Was auch immer am Kangchendzönga passiert ist – fest steht, dass Rutkiewicz es im Leben nicht leicht hatte. Ihr jüngerer Bruder wurde im Alter von fünf Jahren von einer Landmine getötet, ihr Vater von Landstreichern ermordet. Viele Jahre lebte sie in Armut. Vermutlich rührte daher ihr unbedingter Wille zur äußeren wie inneren Freiheit. Zumal sie in der polnischen Bergsteigerwelt stark angefeindet wurde.

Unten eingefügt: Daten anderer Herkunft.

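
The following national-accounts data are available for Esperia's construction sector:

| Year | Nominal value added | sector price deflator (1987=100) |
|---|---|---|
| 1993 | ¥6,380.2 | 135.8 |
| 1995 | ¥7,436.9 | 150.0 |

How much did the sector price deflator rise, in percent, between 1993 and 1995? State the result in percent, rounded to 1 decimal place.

Price-level change = 150.0 / 135.8 − 1 = 0.1046.

10.5%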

Geschichte mit spiritueller Dimension
„In Polen musste sie mit Männern zurechtkommen, die stolz darauf waren, Machos zu sein“, sagt Reinhold Messner dazu im Film. Rutkiewicz habe in der von Männern dominierten Bergsteigerwelt einiges mitmachen müssen, ergänzt Bierling, und äußert die Vermutung, dass sie auch mit viel Neid konfrontiert war. Insofern ist „The Last Expedition“ nicht nur ein dokumentarischer Bergfilm, sondern auch eine Geschichte mit spiritueller Dimension. Denn, so Bierling: „Man darf nicht vergessen, dass der Kangchendzönga ein heiliger Berg ist. Die Menschen dort bekommen Kraft von diesem Berg.“
Ob Rutkiewicz 1992 ihre Kräfte verlassen haben, kann „The Last Expedition“ nicht beantworten. Das Ende dieses dennoch spannend erzählten Dokumentarfilms bleibt offen.